In the annihilation method described here, each laser pulse gives of the order of 10 trillion mesons with relativistic velocity. This gives an impulse which is up to 3000 times larger than the photon impulse. Thus, this annihilation-like method is far superior over other laser-based space propulsion methods.

Fusion processes have been the main focus of study for potential future interstellar rockets. However, the energy given to the particles ejected by a fusion process is rather small, in the first step in D + D fusion only around 3 MeV u−1. This corresponds to only 0.08 c.

Even with T + D fusion, the highest energy is only 14 MeV u−1, thus only 0.17 c. This is the maximum velocity that can be expected from nuclear fusion using hydrogen isotopes.
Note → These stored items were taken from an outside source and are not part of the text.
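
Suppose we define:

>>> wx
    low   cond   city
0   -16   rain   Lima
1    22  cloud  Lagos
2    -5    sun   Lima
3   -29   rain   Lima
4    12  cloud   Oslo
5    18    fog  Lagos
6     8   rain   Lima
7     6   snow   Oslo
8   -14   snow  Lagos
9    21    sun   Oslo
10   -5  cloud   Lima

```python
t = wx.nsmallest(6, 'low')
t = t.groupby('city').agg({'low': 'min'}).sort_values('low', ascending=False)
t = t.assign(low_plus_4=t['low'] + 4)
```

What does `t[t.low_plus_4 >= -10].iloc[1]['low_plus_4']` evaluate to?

take 6 rows with smallest low:
    low   cond   city
3   -29   rain   Lima
0   -16   rain   Lima
8   -14   snow  Lagos
2    -5    sun   Lima
10   -5  cloud   Lima
7     6   snow   Oslo
group by city, min of low:
       low
city      
Lagos  -14
Lima   -29
Oslo     6
sort by low descending:
       low
city      
Oslo     6
Lagos  -14
Lima   -29
add column low_plus_4 = t['low'] + 4:
       low  low_plus_4
city                  
Oslo     6          10
Lagos  -14         -10
Lima   -29         -25
filter rows where low_plus_4 >= -10:
       low  low_plus_4
city                  
Oslo     6          10
Lagos  -14         -10
Then the value at position 1, column 'low_plus_4': -10

-10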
This indicates a final velocity from D + D fusion of 55 million meters per second or close to 0.2 c without including any relativistic effects which will give slightly lower velocity. However, just a small part of the total D mass is converted to fast particles moving in the wanted exhaust direction, so far from 90% of the mass is exhausted as wanted. If T + D fusion is used, the final velocity becomes 120 million meters per second (0.4 c).

Nuclear fusion using the D + D or T + D reactions cannot give relativistic rockets (50+% of light speed).

A laser target with ultra-dense hydrogen used in this case is of the form fully described in a recent patent. A reasonable estimate is that 50% of the total initial mass of the protons is lost to neutrinos and photons. Some of the momentum of the photons may however also be useful for the rocket drive. Thus, it is estimated that 50% of the proton mass is converted to useful kinetic energy by such a rocket drive. The total energy from these nuclear processes is roughly a factor of hundred higher than from fusion, so the hydrogen fuel lasts much longer than if fusion was used for the drive. Also, ordinary hydrogen can be used as fuel for the annihilation process, which would not be possible if fusion was the main drive process used.

The energy efficiency is more than a factor of 1000. Over 1000 times more kinetic energy is given to the mesons formed relative to the energy in the laser pulse. Experimental reactors which produce relativistic particles from annihilation are operating in Sweden, Norway and Iceland and a propulsion system for relativistic drive should be feasible within a decade.